Anyway, what you have, up to the watershed of The Hustler in 1961, is an actor already working at a high level and, for the most part, attacking roles with great fervor and seriousness. The only movie from this period in which the Siren really sees Newman on autopilot is Exodus, and she can't say she blames him for that one. Otherwise, in his early films he isn't relying on his looks and his charisma comes out sparingly. Maybe that's why his 1960s work, which brought him a number of roles that required allure in spades, was and remains such a thunderclap.
With 1963's Hud, Newman would eventually express dismay that the amoral, ruthless title character was taken for his charm and not the viciousness underneath. That audience reaction was the result, however, of perfect playing. Orson Welles's depiction of Harry Lime had the same fate. How else would these men do their dirty work, if they could not make a surface so dazzling it blinded people? In Cool Hand Luke, allegory goes down so easily at least in part because Newman takes Luke and gives him more allure than any straight-up movie Jesus ever had. The Siren likes to think it was maybe a bit of payback for that earlier exercise in Christian mythology.

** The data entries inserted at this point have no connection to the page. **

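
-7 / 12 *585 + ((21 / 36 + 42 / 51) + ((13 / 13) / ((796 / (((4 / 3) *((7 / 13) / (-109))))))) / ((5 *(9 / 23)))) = -219929823757 / 647150985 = -339.84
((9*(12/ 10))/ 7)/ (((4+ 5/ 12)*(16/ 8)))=324/ 1855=0.17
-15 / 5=-3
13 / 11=1.18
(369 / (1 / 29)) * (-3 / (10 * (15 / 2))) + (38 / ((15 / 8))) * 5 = -326.71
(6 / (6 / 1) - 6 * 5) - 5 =-34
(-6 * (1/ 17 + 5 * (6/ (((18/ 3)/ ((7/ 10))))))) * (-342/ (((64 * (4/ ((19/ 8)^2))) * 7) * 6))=7469451/ 1949696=3.83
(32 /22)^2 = 256 /121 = 2.12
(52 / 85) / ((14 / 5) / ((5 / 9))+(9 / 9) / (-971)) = 0.12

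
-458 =-458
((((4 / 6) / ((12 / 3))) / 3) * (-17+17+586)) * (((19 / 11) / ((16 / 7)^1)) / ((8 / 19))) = 740411 / 12672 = 58.43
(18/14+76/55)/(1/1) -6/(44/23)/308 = 90031/33880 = 2.66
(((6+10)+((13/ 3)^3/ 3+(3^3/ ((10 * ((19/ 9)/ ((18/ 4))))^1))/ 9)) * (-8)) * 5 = -2694046/ 1539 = -1750.52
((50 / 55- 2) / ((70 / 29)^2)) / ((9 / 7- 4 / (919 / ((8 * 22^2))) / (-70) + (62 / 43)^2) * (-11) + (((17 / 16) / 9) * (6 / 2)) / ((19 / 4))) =977472437364 / 206656506034055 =0.00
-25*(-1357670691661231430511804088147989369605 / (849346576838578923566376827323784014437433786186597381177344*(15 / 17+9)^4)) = 2834850345955942757694409731155205503469480125 / 676584536515148462629324930067484012182759670461872723102724253548544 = 0.00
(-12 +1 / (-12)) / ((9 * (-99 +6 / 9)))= 29 / 2124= 0.01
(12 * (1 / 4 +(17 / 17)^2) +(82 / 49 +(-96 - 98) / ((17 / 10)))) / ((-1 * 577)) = 81171 / 480641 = 0.17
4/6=2/3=0.67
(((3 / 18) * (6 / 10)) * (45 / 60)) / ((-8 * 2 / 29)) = -87 / 640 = -0.14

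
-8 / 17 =-0.47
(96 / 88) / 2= 6 / 11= 0.55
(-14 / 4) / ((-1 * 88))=7 / 176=0.04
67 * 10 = 670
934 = 934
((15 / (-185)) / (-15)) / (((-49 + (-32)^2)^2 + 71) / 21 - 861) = 21 / 172533775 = 0.00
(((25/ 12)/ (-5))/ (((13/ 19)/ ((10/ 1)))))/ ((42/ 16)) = -1900/ 819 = -2.32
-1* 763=-763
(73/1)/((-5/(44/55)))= -292/25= -11.68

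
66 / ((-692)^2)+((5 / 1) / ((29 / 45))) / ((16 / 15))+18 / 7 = 957053031 / 97209392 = 9.85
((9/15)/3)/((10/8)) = 4/25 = 0.16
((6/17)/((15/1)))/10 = 1/425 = 0.00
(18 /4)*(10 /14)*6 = 19.29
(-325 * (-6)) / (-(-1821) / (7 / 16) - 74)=6825 / 14309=0.48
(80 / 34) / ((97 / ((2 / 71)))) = 80 / 117079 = 0.00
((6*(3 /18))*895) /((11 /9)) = 8055 /11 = 732.27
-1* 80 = -80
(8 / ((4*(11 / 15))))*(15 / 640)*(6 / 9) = 15 / 352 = 0.04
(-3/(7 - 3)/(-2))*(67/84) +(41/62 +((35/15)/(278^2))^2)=22405901803127/23329821858336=0.96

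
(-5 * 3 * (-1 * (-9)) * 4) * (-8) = 4320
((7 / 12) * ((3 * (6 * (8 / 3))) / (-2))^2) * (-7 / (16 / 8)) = -1176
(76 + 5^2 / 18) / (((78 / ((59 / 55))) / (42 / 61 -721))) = -3611214593 / 4710420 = -766.64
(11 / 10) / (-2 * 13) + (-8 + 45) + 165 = 52509 / 260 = 201.96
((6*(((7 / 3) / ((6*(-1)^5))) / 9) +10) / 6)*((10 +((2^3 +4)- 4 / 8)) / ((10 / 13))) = 147017 / 3240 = 45.38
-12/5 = -2.40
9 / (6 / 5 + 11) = 45 / 61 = 0.74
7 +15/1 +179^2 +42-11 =32094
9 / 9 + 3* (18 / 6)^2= 28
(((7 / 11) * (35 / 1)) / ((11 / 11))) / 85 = 49 / 187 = 0.26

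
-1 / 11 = -0.09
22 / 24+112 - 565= -5425 / 12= -452.08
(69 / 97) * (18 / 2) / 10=621 / 970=0.64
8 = 8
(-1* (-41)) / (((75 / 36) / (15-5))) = 984 / 5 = 196.80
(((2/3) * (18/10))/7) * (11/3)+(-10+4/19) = -6092/665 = -9.16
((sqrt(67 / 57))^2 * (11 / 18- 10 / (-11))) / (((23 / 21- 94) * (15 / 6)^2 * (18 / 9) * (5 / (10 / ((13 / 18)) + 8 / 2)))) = -32751208 / 5963475375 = -0.01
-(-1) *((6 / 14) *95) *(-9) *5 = -12825 / 7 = -1832.14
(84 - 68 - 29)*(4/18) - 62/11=-844/99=-8.53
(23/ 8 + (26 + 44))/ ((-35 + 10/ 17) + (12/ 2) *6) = 9911/ 216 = 45.88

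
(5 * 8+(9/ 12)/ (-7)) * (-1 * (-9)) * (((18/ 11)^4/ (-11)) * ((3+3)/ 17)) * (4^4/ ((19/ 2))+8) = -1051102433088/ 364136311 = -2886.56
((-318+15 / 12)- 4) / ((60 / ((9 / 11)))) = -3849 / 880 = -4.37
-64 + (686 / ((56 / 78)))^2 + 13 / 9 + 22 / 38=624436099 / 684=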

In later years Newman contributed to the "blue-eyed likability" meme by describing acting as unfit work for a grown-up and pouring his efforts into other interests, like auto-racing, politics and his charitable endeavors. It may well be that at some point the parts he was being offered began to bore him--another irresistible devil, ho-hum. Well, talent Newman had in abundance, but technique and ability must be kept in shape, something Newman acknowledged when he retired a couple of years ago. The Siren does not for one minute believe that he truly despised acting. He stayed too good for too long, his performance in 1994's Nobody's Fool as fresh and true as any he gave in the first golden years of superstardom. His Absence of Malice costar, Sally Field, remarked that "He's so easy you keep thinking he's not doing anything. You know, 'When is he going to act?'" The secret to Paul Newman, and what has the Siren missing him so badly this morning, is that he wasn't just lucky. He was working for the audience all along.